Engineering that
Dazzles and Excites

by John Varrasi, ASME Public Information


When Katie Correll was ten, she attended a performance of The Lion King on Broadway and sat with wide-eyed fascination as stage floors shifted, props dropped down from the ceiling, and varying colors of light pulsed to words and music in perfect synchrony.

That trip to Broadway would turn out to be a defining experience for Correll, instilling in the girl an interest in theatrical technology and setting in motion an engineering career designing stage sets for entertainment venues. In March, Correll began a job as associate engineer at Universal Studios Florida.

“I had been a performer for most of my life, but seeing how much influence machinery and technology had on a performance showed me a different path I could take in entertainment,” said Correll, an ASME member who is active in the Students & Career Development sector.  “This path was much more intriguing to me.”

Puppet Maker

Breaking into the field, Correll realized, would require determination, hard work, and focus.  Following her freshman year at The Cooper Union, the mechanical engineering student landed an internship in New York City’s theatre district.  Among her initial projects, Correll created puppets for The Addams Family, which in 2010 was enjoying a successful run on Broadway.  Over the next few years, Correll sought out other local internship opportunities in the field of puppet making, and was soon broadening her scope and experience to motion pictures and television production.  She even designed puppets for Sesame Street.
“The work I did with puppets was invaluable,” said Correll.  “I had the hands-on experience in designing mechanisms that would provide the kind of movement that was required for performance.”

In 2012, Correll enrolled in a master’s program at Carnegie Mellon University in Pittsburgh, Pa.  There she focused on robotics and, at the conclusion of her degree program, created a stage production in which a robot and human performed together in a theatrical setting.  The performance leveraged the work of robotics students with students in the performing arts program to create a system of puppeteering the robots’ gestures to be directed similarly to a human actor.

While working on her master’s degree, Correll found other jobs and internships, advancing her engineering knowledge and broadening her experience into the realm of high-tech machine learning systems.  In her final semester at Carnegie Mellon, Correll joined Disney Research as an intern, performing research on robotic continuum manipulation.

From Puppets to Hard Rock

After earning her master’s in May 2014, Correll was hired at Disney World to work in the New Technology Group.  Since then, she has held a number of jobs in industries ranging from concert set design to television and theatrical stages.  Correll’s resume includes stages for Madonna, Taylor Swift, AC/DC, Disneyland Paris, and Cirque du Soleil.

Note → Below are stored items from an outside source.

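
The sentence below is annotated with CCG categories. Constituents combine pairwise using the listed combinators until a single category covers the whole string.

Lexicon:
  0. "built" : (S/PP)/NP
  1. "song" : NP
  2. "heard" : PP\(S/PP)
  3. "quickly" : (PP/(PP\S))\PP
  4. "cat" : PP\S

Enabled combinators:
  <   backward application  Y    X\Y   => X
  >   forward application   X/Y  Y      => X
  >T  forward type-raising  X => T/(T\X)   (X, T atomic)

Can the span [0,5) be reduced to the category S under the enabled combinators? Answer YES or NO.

(S/PP)/NP NP PP\(S/PP) (PP/(PP\S))\PP PP\S
CKY chart[0,5] = {N/(N\PP), NP/(NP\PP), PP, PP/(PP\PP), S/(S\PP)}; S ∉ chart

NO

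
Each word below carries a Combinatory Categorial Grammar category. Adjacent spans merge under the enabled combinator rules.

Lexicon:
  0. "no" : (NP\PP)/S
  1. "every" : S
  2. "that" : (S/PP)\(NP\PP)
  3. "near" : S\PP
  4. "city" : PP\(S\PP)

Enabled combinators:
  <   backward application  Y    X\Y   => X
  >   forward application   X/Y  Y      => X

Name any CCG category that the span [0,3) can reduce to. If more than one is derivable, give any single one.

[0,5] S   >
  [0,3] S/PP   <
    [0,2] NP\PP   >
      [0,1] "no" : (NP\PP)/S
      [1,2] "every" : S
    [2,3] "that" : (S/PP)\(NP\PP)
  [3,5] PP   <
    [3,4] "near" : S\PP
    [4,5] "city" : PP\(S\PP)

S/PP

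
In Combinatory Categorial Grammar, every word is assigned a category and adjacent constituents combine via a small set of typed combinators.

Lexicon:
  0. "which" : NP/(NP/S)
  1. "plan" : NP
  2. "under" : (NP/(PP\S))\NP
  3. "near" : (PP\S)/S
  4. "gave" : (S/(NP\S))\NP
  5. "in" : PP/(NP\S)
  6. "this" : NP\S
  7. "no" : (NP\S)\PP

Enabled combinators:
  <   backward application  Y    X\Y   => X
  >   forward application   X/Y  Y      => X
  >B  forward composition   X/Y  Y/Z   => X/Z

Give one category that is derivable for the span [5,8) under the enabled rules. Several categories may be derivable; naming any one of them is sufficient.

[0,8] S   >
  [0,5] S/(NP\S)   <
    [0,4] NP   >
      [0,1] "which" : NP/(NP/S)
      [1,4] NP/S   >B
        [1,3] NP/(PP\S)   <
          [1,2] "plan" : NP
          [2,3] "under" : (NP/(PP\S))\NP
        [3,4] "near" : (PP\S)/S
    [4,5] "gave" : (S/(NP\S))\NP
  [5,8] NP\S   <
    [5,7] PP   >
      [5,6] "in" : PP/(NP\S)
      [6,7] "this" : NP\S
    [7,8] "no" : (NP\S)\PP

NP\S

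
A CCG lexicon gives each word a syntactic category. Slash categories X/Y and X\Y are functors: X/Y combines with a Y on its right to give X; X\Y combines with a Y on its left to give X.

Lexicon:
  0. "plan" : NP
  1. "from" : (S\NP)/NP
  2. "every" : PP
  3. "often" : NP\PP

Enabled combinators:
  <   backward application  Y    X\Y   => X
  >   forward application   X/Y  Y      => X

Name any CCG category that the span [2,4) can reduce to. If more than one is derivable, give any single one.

[0,4] S   <
  [0,1] "plan" : NP
  [1,4] S\NP   >
    [1,2] "from" : (S\NP)/NP
    [2,4] NP   <
      [2,3] "every" : PP
      [3,4] "often" : NP\PP

NP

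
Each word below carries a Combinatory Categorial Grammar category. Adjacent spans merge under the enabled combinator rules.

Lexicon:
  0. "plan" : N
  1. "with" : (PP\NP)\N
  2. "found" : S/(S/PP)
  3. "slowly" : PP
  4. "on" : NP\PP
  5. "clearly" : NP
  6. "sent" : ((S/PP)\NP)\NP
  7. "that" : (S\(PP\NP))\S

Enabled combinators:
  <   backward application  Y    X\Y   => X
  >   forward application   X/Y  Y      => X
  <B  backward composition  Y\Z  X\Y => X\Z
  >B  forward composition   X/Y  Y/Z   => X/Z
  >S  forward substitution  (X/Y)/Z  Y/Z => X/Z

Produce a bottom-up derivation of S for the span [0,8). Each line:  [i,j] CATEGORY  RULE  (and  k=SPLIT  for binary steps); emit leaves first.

[0,8] S   <
  [0,2] PP\NP   <
    [0,1] "plan" : N
    [1,2] "with" : (PP\NP)\N
  [2,8] S\(PP\NP)   <
    [2,7] S   >
      [2,3] "found" : S/(S/PP)
      [3,7] S/PP   <
        [3,5] NP   <
          [3,4] "slowly" : PP
          [4,5] "on" : NP\PP
        [5,7] (S/PP)\NP   <
          [5,6] "clearly" : NP
          [6,7] "sent" : ((S/PP)\NP)\NP
    [7,8] "that" : (S\(PP\NP))\S

[0,1] N  lex  "plan"
[1,2] (PP\NP)\N  lex  "with"
[0,2] PP\NP  <  k=1
[2,3] S/(S/PP)  lex  "found"
[3,4] PP  lex  "slowly"
[4,5] NP\PP  lex  "on"
[3,5] NP  <  k=4
[5,6] NP  lex  "clearly"
[6,7] ((S/PP)\NP)\NP  lex  "sent"
[5,7] (S/PP)\NP  <  k=6
[3,7] S/PP  <  k=5
[2,7] S  >  k=3
[7,8] (S\(PP\NP))\S  lex  "that"
[2,8] S\(PP\NP)  <  k=7
[0,8] S  <  k=2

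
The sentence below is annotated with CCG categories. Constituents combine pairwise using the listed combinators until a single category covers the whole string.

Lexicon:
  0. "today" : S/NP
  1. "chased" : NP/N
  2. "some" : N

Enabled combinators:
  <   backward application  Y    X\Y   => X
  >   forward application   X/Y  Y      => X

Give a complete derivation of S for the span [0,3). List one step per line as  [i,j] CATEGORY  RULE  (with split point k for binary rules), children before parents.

[0,3] S   >
  [0,1] "today" : S/NP
  [1,3] NP   >
    [1,2] "chased" : NP/N
    [2,3] "some" : N

[0,1] S/NP  lex  "today"
[1,2] NP/N  lex  "chased"
[2,3] N  lex  "some"
[1,3] NP  >  k=2
[0,3] S  >  k=1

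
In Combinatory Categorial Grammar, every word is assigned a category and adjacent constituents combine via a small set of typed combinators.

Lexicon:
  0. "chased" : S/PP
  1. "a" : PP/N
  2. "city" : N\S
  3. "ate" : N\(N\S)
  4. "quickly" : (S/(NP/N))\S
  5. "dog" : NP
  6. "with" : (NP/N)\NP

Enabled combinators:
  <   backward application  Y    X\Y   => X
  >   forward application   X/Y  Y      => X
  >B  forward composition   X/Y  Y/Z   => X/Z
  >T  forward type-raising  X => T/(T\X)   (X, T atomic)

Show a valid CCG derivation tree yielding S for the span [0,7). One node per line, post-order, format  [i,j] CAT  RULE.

[0,7] S   >
  [0,5] S/(NP/N)   <
    [0,4] S   >
      [0,2] S/N   >B
        [0,1] "chased" : S/PP
        [1,2] "a" : PP/N
      [2,4] N   <
        [2,3] "city" : N\S
        [3,4] "ate" : N\(N\S)
    [4,5] "quickly" : (S/(NP/N))\S
  [5,7] NP/N   <
    [5,6] "dog" : NP
    [6,7] "with" : (NP/N)\NP

[0,1] S/PP  lex  "chased"
[1,2] PP/N  lex  "a"
[0,2] S/N  >B  k=1
[2,3] N\S  lex  "city"
[3,4] N\(N\S)  lex  "ate"
[2,4] N  <  k=3
[0,4] S  >  k=2
[4,5] (S/(NP/N))\S  lex  "quickly"
[0,5] S/(NP/N)  <  k=4
[5,6] NP  lex  "dog"
[6,7] (NP/N)\NP  lex  "with"
[5,7] NP/N  <  k=6
[0,7] S  >  k=5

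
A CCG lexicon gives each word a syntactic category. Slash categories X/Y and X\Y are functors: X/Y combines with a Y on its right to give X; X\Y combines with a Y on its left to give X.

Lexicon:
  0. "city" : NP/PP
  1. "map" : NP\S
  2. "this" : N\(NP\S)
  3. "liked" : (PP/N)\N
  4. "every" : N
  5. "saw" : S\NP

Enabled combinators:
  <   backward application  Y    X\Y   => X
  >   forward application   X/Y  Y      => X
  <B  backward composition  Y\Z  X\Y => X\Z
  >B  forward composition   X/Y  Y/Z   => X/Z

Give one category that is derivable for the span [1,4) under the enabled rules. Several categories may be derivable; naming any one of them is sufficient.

[0,6] S   <
  [0,5] NP   >
    [0,1] "city" : NP/PP
    [1,5] PP   >
      [1,4] PP/N   <
        [1,3] N   <
          [1,2] "map" : NP\S
          [2,3] "this" : N\(NP\S)
        [3,4] "liked" : (PP/N)\N
      [4,5] "every" : N
  [5,6] "saw" : S\NP

PP/N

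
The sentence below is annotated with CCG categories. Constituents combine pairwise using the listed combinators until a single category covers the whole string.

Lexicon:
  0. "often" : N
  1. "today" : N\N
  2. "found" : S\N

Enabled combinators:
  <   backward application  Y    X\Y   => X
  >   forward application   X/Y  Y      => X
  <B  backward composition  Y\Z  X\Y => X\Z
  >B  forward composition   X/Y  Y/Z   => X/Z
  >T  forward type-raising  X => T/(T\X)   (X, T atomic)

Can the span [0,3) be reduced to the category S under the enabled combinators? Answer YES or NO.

YES

[0,3] S   <
  [0,1] "often" : N
  [1,3] S\N   <B
    [1,2] "today" : N\N
    [2,3] "found" : S\N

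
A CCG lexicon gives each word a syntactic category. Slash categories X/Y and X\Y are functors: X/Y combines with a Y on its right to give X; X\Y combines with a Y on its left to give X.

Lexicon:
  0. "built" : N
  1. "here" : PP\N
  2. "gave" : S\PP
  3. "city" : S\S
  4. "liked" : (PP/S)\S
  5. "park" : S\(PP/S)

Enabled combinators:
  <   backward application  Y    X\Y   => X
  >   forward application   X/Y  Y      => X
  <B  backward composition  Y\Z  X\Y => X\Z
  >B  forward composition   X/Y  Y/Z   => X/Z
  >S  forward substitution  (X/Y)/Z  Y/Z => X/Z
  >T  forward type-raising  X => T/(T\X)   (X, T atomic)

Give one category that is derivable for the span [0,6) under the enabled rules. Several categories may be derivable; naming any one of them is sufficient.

S

[0,6] S   <
  [0,1] "built" : N
  [1,6] S\N   <B
    [1,4] S\N   <B
      [1,2] "here" : PP\N
      [2,4] S\PP   <B
        [2,3] "gave" : S\PP
        [3,4] "city" : S\S
    [4,6] S\S   <B
      [4,5] "liked" : (PP/S)\S
      [5,6] "park" : S\(PP/S)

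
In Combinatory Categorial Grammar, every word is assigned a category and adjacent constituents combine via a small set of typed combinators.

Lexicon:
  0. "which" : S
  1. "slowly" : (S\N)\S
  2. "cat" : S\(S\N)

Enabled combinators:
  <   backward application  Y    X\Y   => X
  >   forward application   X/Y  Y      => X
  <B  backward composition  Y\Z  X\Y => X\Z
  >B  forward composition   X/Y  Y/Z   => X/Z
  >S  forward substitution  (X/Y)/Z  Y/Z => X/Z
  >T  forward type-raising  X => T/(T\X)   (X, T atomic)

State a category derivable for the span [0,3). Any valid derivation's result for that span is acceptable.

S

[0,3] S   <
  [0,2] S\N   <
    [0,1] "which" : S
    [1,2] "slowly" : (S\N)\S
  [2,3] "cat" : S\(S\N)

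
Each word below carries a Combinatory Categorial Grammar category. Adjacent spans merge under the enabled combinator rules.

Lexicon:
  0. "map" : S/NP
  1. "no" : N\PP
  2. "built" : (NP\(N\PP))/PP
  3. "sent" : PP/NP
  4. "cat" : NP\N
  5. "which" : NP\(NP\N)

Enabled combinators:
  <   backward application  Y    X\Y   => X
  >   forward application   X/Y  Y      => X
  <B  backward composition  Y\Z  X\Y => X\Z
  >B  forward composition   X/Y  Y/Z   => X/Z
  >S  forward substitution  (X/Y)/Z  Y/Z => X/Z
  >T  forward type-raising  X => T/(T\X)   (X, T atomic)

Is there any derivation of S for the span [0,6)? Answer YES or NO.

YES

[0,6] S   >
  [0,1] "map" : S/NP
  [1,6] NP   <
    [1,2] "no" : N\PP
    [2,6] NP\(N\PP)   >
      [2,3] "built" : (NP\(N\PP))/PP
      [3,6] PP   >
        [3,4] "sent" : PP/NP
        [4,6] NP   <
          [4,5] "cat" : NP\N
          [5,6] "which" : NP\(NP\N)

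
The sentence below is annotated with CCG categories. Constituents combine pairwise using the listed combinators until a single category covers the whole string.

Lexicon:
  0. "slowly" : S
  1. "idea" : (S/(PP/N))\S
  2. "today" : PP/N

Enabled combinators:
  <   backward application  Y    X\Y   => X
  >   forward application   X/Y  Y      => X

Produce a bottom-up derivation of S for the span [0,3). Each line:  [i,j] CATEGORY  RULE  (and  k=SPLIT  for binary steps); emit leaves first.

[0,3] S   >
  [0,2] S/(PP/N)   <
    [0,1] "slowly" : S
    [1,2] "idea" : (S/(PP/N))\S
  [2,3] "today" : PP/N

[0,1] S  lex  "slowly"
[1,2] (S/(PP/N))\S  lex  "idea"
[0,2] S/(PP/N)  <  k=1
[2,3] PP/N  lex  "today"
[0,3] S  >  k=2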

“One thing I find thrilling about entertainment engineering is every project is unique,” said Correll.  “No project is like any other, so we are continually innovating and problem solving.”

Correll also enjoys the lack of routine and also the fast pace of her work.  Typically, she will work for no longer than three months on a stage design, before moving on to a new project.
Indeed, working in entertainment does come with a fair amount of fame and visibility, which Correll finds especially rewarding.  “I really enjoy seeing the positive public reaction to my creative designs in social media,” she said.

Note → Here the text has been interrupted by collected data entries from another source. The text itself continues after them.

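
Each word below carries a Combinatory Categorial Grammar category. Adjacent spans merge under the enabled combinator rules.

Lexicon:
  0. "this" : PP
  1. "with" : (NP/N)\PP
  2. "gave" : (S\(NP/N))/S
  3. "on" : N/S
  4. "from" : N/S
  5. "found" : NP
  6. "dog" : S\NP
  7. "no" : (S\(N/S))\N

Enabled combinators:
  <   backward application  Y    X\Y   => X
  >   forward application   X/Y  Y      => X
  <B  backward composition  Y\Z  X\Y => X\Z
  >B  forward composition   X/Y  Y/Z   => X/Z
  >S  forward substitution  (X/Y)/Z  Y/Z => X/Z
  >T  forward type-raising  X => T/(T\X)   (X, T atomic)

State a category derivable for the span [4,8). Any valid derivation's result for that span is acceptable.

S\(N/S)

[0,8] S   >
  [0,1] S/(S\PP)   >T
    [0,1] "this" : PP
  [1,8] S\PP   <B
    [1,2] "with" : (NP/N)\PP
    [2,8] S\(NP/N)   >
      [2,3] "gave" : (S\(NP/N))/S
      [3,8] S   <
        [3,4] "on" : N/S
        [4,8] S\(N/S)   <
          [4,7] N   >
            [4,5] "from" : N/S
            [5,7] S   >
              [5,6] S/(S\NP)   >T
                [5,6] "found" : NP
              [6,7] "dog" : S\NP
          [7,8] "no" : (S\(N/S))\N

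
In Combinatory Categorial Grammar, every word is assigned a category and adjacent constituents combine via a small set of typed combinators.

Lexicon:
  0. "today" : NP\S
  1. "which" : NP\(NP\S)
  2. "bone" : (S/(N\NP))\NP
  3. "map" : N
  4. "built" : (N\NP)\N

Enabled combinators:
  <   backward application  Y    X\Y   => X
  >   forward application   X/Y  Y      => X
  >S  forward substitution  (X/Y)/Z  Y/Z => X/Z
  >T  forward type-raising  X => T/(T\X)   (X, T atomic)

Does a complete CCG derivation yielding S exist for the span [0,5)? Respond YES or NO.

[0,5] S   >
  [0,3] S/(N\NP)   <
    [0,2] NP   <
      [0,1] "today" : NP\S
      [1,2] "which" : NP\(NP\S)
    [2,3] "bone" : (S/(N\NP))\NP
  [3,5] N\NP   <
    [3,4] "map" : N
    [4,5] "built" : (N\NP)\N

YES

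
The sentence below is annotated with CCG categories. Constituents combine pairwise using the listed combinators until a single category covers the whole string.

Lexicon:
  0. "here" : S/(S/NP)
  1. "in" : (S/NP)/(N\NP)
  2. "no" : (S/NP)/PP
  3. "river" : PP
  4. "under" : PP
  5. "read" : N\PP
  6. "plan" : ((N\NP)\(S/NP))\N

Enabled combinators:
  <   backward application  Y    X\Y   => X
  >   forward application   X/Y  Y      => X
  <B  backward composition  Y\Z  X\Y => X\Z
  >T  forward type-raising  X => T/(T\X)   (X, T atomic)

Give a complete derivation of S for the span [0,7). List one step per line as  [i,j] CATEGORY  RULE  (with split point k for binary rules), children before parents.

[0,1] S/(S/NP)  lex  "here"
[1,2] (S/NP)/(N\NP)  lex  "in"
[2,3] (S/NP)/PP  lex  "no"
[3,4] PP  lex  "river"
[2,4] S/NP  >  k=3
[4,5] PP  lex  "under"
[4,5] N/(N\PP)  >T
[5,6] N\PP  lex  "read"
[4,6] N  >  k=5
[6,7] ((N\NP)\(S/NP))\N  lex  "plan"
[4,7] (N\NP)\(S/NP)  <  k=6
[2,7] N\NP  <  k=4
[1,7] S/NP  >  k=2
[0,7] S  >  k=1

[0,7] S   >
  [0,1] "here" : S/(S/NP)
  [1,7] S/NP   >
    [1,2] "in" : (S/NP)/(N\NP)
    [2,7] N\NP   <
      [2,4] S/NP   >
        [2,3] "no" : (S/NP)/PP
        [3,4] "river" : PP
      [4,7] (N\NP)\(S/NP)   <
        [4,6] N   >
          [4,5] N/(N\PP)   >T
            [4,5] "under" : PP
          [5,6] "read" : N\PP
        [6,7] "plan" : ((N\NP)\(S/NP))\N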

Correll respects her career choice and is happy to have embarked on a unique and nontraditional engineering career pathway.

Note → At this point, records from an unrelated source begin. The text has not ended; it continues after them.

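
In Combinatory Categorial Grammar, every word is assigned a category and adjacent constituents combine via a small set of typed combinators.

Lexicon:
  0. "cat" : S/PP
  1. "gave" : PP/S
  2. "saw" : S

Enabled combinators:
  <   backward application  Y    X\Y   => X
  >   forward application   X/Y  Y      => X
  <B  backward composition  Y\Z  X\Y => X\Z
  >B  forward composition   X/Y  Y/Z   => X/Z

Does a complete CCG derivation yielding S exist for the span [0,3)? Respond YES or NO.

YES

[0,3] S   >
  [0,1] "cat" : S/PP
  [1,3] PP   >
    [1,2] "gave" : PP/S
    [2,3] "saw" : S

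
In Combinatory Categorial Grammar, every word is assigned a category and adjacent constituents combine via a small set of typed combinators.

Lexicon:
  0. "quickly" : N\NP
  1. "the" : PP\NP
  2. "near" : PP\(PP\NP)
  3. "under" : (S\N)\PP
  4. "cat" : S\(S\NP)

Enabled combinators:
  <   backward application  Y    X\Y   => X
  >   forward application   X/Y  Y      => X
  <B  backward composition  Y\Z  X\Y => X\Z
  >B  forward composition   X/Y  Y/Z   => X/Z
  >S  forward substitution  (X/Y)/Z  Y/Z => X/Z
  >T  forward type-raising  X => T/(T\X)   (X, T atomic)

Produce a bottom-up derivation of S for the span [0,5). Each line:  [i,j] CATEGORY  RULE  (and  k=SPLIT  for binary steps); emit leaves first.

[0,5] S   <
  [0,4] S\NP   <B
    [0,1] "quickly" : N\NP
    [1,4] S\N   <
      [1,3] PP   <
        [1,2] "the" : PP\NP
        [2,3] "near" : PP\(PP\NP)
      [3,4] "under" : (S\N)\PP
  [4,5] "cat" : S\(S\NP)

[0,1] N\NP  lex  "quickly"
[1,2] PP\NP  lex  "the"
[2,3] PP\(PP\NP)  lex  "near"
[1,3] PP  <  k=2
[3,4] (S\N)\PP  lex  "under"
[1,4] S\N  <  k=3
[0,4] S\NP  <B  k=1
[4,5] S\(S\NP)  lex  "cat"
[0,5] S  <  k=4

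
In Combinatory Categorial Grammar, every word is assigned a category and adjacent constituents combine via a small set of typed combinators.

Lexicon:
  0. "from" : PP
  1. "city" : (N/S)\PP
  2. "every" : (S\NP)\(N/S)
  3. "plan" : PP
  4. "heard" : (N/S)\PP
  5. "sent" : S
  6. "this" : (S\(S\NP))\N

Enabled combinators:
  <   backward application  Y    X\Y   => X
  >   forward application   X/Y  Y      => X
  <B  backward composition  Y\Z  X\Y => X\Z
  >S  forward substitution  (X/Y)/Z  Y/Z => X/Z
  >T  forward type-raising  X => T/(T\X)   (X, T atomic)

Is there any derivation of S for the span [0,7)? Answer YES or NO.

YES

[0,7] S   <
  [0,3] S\NP   <
    [0,2] N/S   <
      [0,1] "from" : PP
      [1,2] "city" : (N/S)\PP
    [2,3] "every" : (S\NP)\(N/S)
  [3,7] S\(S\NP)   <
    [3,6] N   >
      [3,5] N/S   <
        [3,4] "plan" : PP
        [4,5] "heard" : (N/S)\PP
      [5,6] "sent" : S
    [6,7] "this" : (S\(S\NP))\N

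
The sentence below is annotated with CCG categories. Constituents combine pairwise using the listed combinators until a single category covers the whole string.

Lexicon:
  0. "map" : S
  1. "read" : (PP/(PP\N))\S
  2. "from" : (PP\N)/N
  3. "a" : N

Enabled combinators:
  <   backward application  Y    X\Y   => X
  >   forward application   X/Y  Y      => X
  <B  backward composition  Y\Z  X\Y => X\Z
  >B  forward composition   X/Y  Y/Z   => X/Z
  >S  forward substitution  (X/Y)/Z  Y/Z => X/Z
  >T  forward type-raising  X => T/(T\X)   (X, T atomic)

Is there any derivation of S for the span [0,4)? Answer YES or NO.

S (PP/(PP\N))\S (PP\N)/N N
CKY chart[0,4] = {N/(N\PP), NP/(NP\PP), PP, PP/(N\N), PP/(PP\PP), S/(S\PP)}; S ∉ chart

NO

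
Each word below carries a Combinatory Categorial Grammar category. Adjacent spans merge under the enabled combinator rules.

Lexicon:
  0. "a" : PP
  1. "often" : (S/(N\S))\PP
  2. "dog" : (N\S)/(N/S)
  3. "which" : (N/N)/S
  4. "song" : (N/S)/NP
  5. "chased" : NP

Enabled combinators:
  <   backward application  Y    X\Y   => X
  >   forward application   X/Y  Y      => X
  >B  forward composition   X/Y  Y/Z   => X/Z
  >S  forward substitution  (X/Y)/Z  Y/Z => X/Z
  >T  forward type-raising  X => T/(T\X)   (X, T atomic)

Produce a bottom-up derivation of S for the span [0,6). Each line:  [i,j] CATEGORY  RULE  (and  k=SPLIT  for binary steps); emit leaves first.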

“All through high school and college, teachers and professors talked about careers in fields such as aerospace, HVAC and automotive engineering, with zero mention of my interests,” she explained.  “I knew that what I really wanted to do was to work in entertainment technology, but found that there was no prescribed route.”

For Correll, success came through hard work, good fortune, and single-minded pursuit of a passion.  Her story is a lesson in efficient career preparation.  In addition to the internships during college, Correll networked extensively, sending out dozens of queries to people she met and visiting set designers at work on a project.  Seeking to expand her knowledge and skill set, she interspersed her regular studies with classes in art and architecture, and enrolled in summer school at various institutions to keep current in set design.  “I wanted to learn everything I could about my field, while trying to devise my own curriculum to prepare me for my future career,” said Correll.  

Universal Studios will be the ideal playground for Correll.  The world-famous entertainment theme park destination that each day brings fantasy to life through multidimensional thrill rides, interactive video, and stylized stage props will provide the engineer with the platform to hone her craft.  In the months and years ahead, Correll may very well design sets that make children stare in wide-eyed amazement, like she did as a ten-year-old at The Lion King.